The Eyes of the Skin is the "gentle manifesto" that grew out of the Finnish architect, teacher, philosopher, and designer Juhani Pallasmaa's concern about the "dominance of vision and the suppression of other senses in the way architecture was taught, conceived and critiqued." Originally published in 1996, this is the third incarnation of this influential pocket-sized book (it is 5 by 8 inches, Pallasmaa's essay is only 60 pages).

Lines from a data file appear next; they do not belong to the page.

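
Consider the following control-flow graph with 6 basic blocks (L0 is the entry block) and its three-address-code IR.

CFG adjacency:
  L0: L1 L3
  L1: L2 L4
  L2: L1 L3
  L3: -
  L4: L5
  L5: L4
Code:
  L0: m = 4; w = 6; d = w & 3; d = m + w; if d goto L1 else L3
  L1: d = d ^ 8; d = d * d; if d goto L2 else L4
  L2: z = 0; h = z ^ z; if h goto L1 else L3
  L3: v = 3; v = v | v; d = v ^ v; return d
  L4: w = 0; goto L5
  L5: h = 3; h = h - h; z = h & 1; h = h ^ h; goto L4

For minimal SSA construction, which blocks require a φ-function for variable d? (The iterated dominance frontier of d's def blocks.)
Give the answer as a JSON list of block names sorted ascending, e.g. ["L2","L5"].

Answer: ["L1", "L3"]

Derivation:
idom tree: L1←L0 L2←L1 L3←L0 L4←L1 L5←L4
Dom at joins:
  L1: preds {L0,L2}: {L0} ∩ {L0,L1,L2} = {L0}; idom=L0
  L3: preds {L0,L2}: {L0} ∩ {L0,L1,L2} = {L0}; idom=L0
  L4: preds {L1,L5}: {L0,L1} ∩ {L0,L1,L4,L5} = {L0,L1}; idom=L1

Frontier:
  join L1 pred L0: · stop@L0
  join L1 pred L2: L2→L1 stop@L0
  join L3 pred L0: · stop@L0
  join L3 pred L2: L2→L1 stop@L0
  join L4 pred L1: · stop@L1
  join L4 pred L5: L5→L4 stop@L1
  L0 → ∅
  L1 → {L1,L3}
  L2 → {L1,L3}
  L3 → ∅
  L4 → {L4}
  L5 → {L4}

φ for d: defs {L0,L1,L3}
  DF⁺ = {L1,L3}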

The Eyes of the Skin, Architecture and the Senses

Pallasmaa's call for a non-ocular-centric architecture that responds to existential human questions—rather than one weighted down by discourse for its own sake—is timeless. Nevertheless, despite bemoaning the "current overemphasis on the intellectual and conceptual," Pallasmaa relies on the usual gang of philosophical heavy hitters, such as Derrida, Nietzsche, Sartre, and Heidegger, along with Alberti, Rilke, and Sontag.

Yet the thoughtful and erudite Finn has actually read all these people, thoroughly understands them, and cleverly employs them in his crusade against the superficial and the lack of tectonic logic. (Pallasmaa's appeal for clarity is mocked by his friend Steven Holl's opaque foreword when he says Pallasmaa "practices the unanalysable architecture of the senses whose phenomenal properties concretize his writings toward a philosophy of architecture.")

A better complement to this plea for silence and tranquility in architecture is Peter MacKeith's new essay here on Pallasmaa and his work, "A Door Handle, A Handshake." A professor and associate dean at Washington University who lived in Scandinavia for many years, MacKeith knows Finland's buildings and its designers as well as anyone. He places Pallasmaa's career in context, elucidating formative influences, such as the war years he spent with his grandfather on a rural farm, as well as a life-changing teaching stint in Ethiopia. MacKeith tells us about the philosopher-architect's library and his reading, while revealing his character by relating such details as a high school year spent in Minneapolis—where Pallasmaa won a jitterbug contest, as well as a state championship for cross-country skiing.